Migrations. Le radar pointé vers le ciel enregistre également les passages d'oiseaux pendant la nuit 
PHOTO YANNICK BAY 

A la fin du mois d'octobre, les touristes en séjour au Pays basque qui visitaient le château d'Abbadia ont sans doute été intrigués par la présence d'un curieux matériel installé dans le parc. Sur fond d'Océan et de baie de Txingudi, ils découvraient un radar fixé au sommet d'une nacelle télescopique dressée vers le ciel. Contrairement à l'observatoire d'astronomie que l'ancien propriétaire des lieux, Antoine d'Abbadie, avait fait construire dans cette grande bâtisse conçue par Viollet-le-Duc, l'engin ne pointait pas les étoiles.
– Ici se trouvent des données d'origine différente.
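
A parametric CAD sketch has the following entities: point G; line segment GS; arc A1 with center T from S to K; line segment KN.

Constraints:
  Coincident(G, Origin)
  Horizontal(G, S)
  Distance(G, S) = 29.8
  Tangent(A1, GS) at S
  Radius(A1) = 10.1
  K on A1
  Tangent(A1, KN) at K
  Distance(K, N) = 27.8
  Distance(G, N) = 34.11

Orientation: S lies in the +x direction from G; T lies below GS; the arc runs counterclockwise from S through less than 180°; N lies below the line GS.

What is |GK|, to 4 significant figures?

21.38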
Non, ce sont les oiseaux qui expliquent sa présence car le château d'Abaddia, entouré par un domaine de 64 hectares appartenant au Conservatoire du littoral, se trouve sur l'un des principaux axes migratoires de la région. 
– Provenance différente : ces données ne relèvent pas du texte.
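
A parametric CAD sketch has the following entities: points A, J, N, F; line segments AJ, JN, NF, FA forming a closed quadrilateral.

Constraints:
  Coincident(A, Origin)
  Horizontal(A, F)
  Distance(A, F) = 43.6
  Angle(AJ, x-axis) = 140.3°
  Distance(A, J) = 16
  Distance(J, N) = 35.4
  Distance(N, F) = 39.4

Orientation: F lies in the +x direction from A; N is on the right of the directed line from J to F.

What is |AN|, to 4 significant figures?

20.24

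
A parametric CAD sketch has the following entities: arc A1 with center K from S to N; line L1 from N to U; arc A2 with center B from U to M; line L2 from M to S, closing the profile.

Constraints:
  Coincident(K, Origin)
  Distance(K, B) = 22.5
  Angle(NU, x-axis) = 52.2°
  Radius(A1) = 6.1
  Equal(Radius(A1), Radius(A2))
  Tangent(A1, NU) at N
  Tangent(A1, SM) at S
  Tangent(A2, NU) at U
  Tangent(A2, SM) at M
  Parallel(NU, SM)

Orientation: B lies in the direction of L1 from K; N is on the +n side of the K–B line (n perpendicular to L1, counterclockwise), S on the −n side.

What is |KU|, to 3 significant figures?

23.3

Tangency of A1 to both parallel lines with radius 6.1 puts N and S at K ± 6.1·n: N = (-4.82, 3.74), S = (4.82, -3.74). Equal radii place U and M the same way about B: U = B + 6.1·n = (8.97, 21.5), M = B − 6.1·n = (18.6, 14.0). Then |KU| = |U − K| = 23.3.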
Antenne acoustique. Longeant la corniche qui suit les falaises de Socoa, les pigeons ramiers, les grives, les alouettes et de nombreux passereaux défilent le long du golfe de Gascogne pour entrer en Espagne. A vol de palombe, le poste de comptage d'Urugne tenu par les techniciens du Groupe d'investigation sur la faune sauvage (GIFS) se trouve à moins d'un kilomètre et demi du site. « Pour notre expérience, il nous fallait un bon lieu de passage, au calme », explique Richard Beïtia, directeur des services techniques de la Fédération des Pyrénées-Atlantiques. « Complétant le radar situé dans le parc, une antenne acoustique installée dans le donjon capte les cris lancés par les grives et les alouettes lorsqu'elles volent la nuit. Nous voulions savoir si ce dispositif offrait une alternative fiable au comptage classique réalisé par des techniciens dénombrant avec leurs jumelles les vols et les oiseaux. » 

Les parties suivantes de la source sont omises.